According to Business week,
Cabin steward Deodato Ordona told the British Broadcasting Corp. there was a “roaring sound” before the ship began to tilt. He said the vessel tilted to the left and then the right before the captain announced an order to abandon ship.
There were 3,200 passengers on the ship, comprising 1,000 Italians, 500 Germans, 160 French and 250 from the U.S., Costa Corciere said on its website. Emergency procedures started immediately though were impeded by the ship’s listing, it said in a statement. The cause of the incident cannot be confirmed, it said.

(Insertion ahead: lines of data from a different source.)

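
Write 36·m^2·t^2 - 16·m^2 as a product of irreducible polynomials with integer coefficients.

4·m^2·(3·t + 2)·(3·t - 2)

Every term has a factor of 4·m^2; factoring it out leaves 9·t^2 - 4.
Recognize a difference of squares with the parts 3·t and 2.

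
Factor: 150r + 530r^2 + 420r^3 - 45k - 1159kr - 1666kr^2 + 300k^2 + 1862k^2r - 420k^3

-(10k - 6r - 5)(14k - 7r - 3)(3k - 10r)

Group: 14k(-30k^2 + 118kr + 15k - 60r^2 - 50r) + (-7r - 3)(-30k^2 + 118kr + 15k - 60r^2 - 50r); both groups contain (-30k^2 + 118kr + 15k - 60r^2 - 50r), so (14k - 7r - 3) is a factor with cofactor -30k^2 + 118kr + 15k - 60r^2 - 50r.
The cofactor groups again: -30k^2 + 118kr + 15k - 60r^2 - 50r = -3k(10k - 6r - 5) + 10r(10k - 6r - 5); both groups contain (10k - 6r - 5), giving -(3k - 10r)(10k - 6r - 5).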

Initial reports of such events are usually sketchy and raise many questions. One of mine is how in the world a modern cruise ship, presumably with more sophisticated electronic gear that was available on my sailboat nearly a decade ago, could have got so dangerously close to land without correcting course to avoid running aground.

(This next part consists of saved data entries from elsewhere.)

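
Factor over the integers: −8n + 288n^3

8n(6n + 1)(6n − 1)

Pull out the common factor 8n; 36n^2 − 1 is a difference of squares.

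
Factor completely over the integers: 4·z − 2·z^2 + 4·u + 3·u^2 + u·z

(3·u − 2·z + 4)·(u + z)

Group: u·(3·u − 2·z + 4) + z·(3·u − 2·z + 4); both groups contain (3·u − 2·z + 4).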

I have no way to verify this January 14th story from Four Winds and thus far have seen no similar account elsewhere. Still, it seems worth posting anyway. It says:
A “flash” message received in the Kremlin today from the Northern Fleet Command, whose Russian Navy flotilla is in the Mediterranean Sea after having just left their Syrian port of call, reports that the anti-submarine ship Admiral Chabanenko has detected the firing of a torpedo having the “unmistakable signature” of one fired from a kilo-class submarine near Isola del Giglio a popular vacation island about 18 miles off the Italian Tuscan coast.

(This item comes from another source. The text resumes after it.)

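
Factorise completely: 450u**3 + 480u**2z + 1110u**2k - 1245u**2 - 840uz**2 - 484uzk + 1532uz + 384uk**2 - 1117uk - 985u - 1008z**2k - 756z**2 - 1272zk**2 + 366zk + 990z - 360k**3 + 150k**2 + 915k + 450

Group: 10u(45u**2 + 48uz + 57uk - 165u - 84z**2 - 106zk + 110z - 30k**2 + 35k + 50) + (12k + 9)(45u**2 + 48uz + 57uk - 165u - 84z**2 - 106zk + 110z - 30k**2 + 35k + 50); both groups contain (45u**2 + 48uz + 57uk - 165u - 84z**2 - 106zk + 110z - 30k**2 + 35k + 50), so (10u + 12k + 9) is a factor with cofactor 45u**2 + 48uz + 57uk - 165u - 84z**2 - 106zk + 110z - 30k**2 + 35k + 50.
The cofactor groups again: 45u**2 + 48uz + 57uk - 165u - 84z**2 - 106zk + 110z - 30k**2 + 35k + 50 = 15u(3u + 6z + 5k - 10) + (-14z - 6k - 5)(3u + 6z + 5k - 10); both groups contain (3u + 6z + 5k - 10), giving (15u - 14z - 6k - 5)(3u + 6z + 5k - 10).

(15u - 14z - 6k - 5)(10u + 12k + 9)(3u + 6z + 5k - 10)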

Within 10 minutes from the detection of this torpedo being fired, this “flash” message continues, a distress call was received from a cruise ship nearing the port of Isola del Giglio Costa named Costa Concordia [photo of sinking top left], and owned by owned by Genoa-based Costa Cruises, stating that it had been “attacked” and was in “immediate danger of capsizing.”
Reports from the London Telegraph about this attack state that the Costa Concordia’s passengers’ dinner was “interrupted by a loud boom around 8 pm local time” with an initial announcement claiming that the ship was suffering an electrical failure, ordering everyone onboard to don life-jackets, and appearing to confirm this “flash” message of it being an attack.
The Northern Fleet Command further states that after the initial distress call from Costa Concordia it was ordered by the US Naval Air Station Sigonella (located in Sicily and known as “The Hub of the Med”) to cease open broadcasts and, instead, use NATO encrypted communications only. [Note:Due to past attacks on cruise liners carrying international passengers, all Western ships of this type are required to carry NATO encrypted radios.]
Most disturbing about this “flash” message, however, is its stating that the only known submarine currently suspected to be in the Mediterranean Sea is one, or possibly two, possessing kilo-class torpedoes belong to the Islamic Republic of Iran Navy (IRIN).
If accurate, the story suggests that our troubles with Iran get a tad worse.